June 21, 2007 By Marshall Taylor, European Correspondent
Evans Randall, the London investment banking and private equity group, has acquired the Riverbank House office development on the River Thames in an off-market deal from Pace Investments Ltd., in a forward funding for around £300 million (U.S.$597 million). The development has been pre-leased to the Man Group Plc for 26 and a half years. The price reflects a net initial yield of 4.42 percent.
The City of London Corp. owns the freehold and Evans Randall now holds a 155-year lease with a right to extend that for another 50 years. The 320,000-square-foot Riverbank House is scheduled for completion in 2009.
“By acquiring a new building, we figure we’re buying at a yield that is one-half of a percent better than if we bought an existing building in the market,” Michael Evans, chairman & chief executive of Evans Randall, told CPN. “In the market the yield is closer to 4 percent for a completed building.”

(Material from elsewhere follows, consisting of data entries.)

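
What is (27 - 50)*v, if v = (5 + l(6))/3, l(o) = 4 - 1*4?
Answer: -115/3 ≈ -38.333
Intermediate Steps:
l(o) = 0 (l(o) = 4 - 4 = 0)
v = 5/3 (v = (5 + 0)/3 = (⅓)*5 = 5/3 ≈ 1.6667)
(27 - 50)*v = (27 - 50)*(5/3) = -23*5/3 = -115/3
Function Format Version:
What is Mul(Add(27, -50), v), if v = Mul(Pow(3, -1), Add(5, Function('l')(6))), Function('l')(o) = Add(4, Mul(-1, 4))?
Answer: Rational(-115, 3) ≈ -38.333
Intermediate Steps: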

Evans (pictured) noted that the lease with the Man Group is based on a £45 per square foot rental rate, which is below market. “The rent today is around £55, which makes it particularly attractive for rental growth.”
Meanwhile, Evans Randall sold to a fund managed by Prudential 250 Bishopsgate, ABN AMRO’s London headquarters. The price was not disclosed. The firm had acquired the building in July 2005 for £194 million (U.S.$386 million).

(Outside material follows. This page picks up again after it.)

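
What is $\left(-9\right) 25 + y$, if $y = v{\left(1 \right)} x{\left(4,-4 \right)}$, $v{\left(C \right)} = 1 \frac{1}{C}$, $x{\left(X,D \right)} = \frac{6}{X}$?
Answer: $- \frac{447}{2} \approx -223.5$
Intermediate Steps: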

“We got a good offer,” Evans said. “We only dealt with Prudential and didn’t go out for bids. We thought we made a good return for our investors.” The firm noted that its investors achieved a gross profit of around 40 percent, representing an internal rate of return of 35 percent.
In the pipeline, Evans Randall has just exchanged contracts on office buildings in Munich and Brussels, and on a retail outlet center in Germany.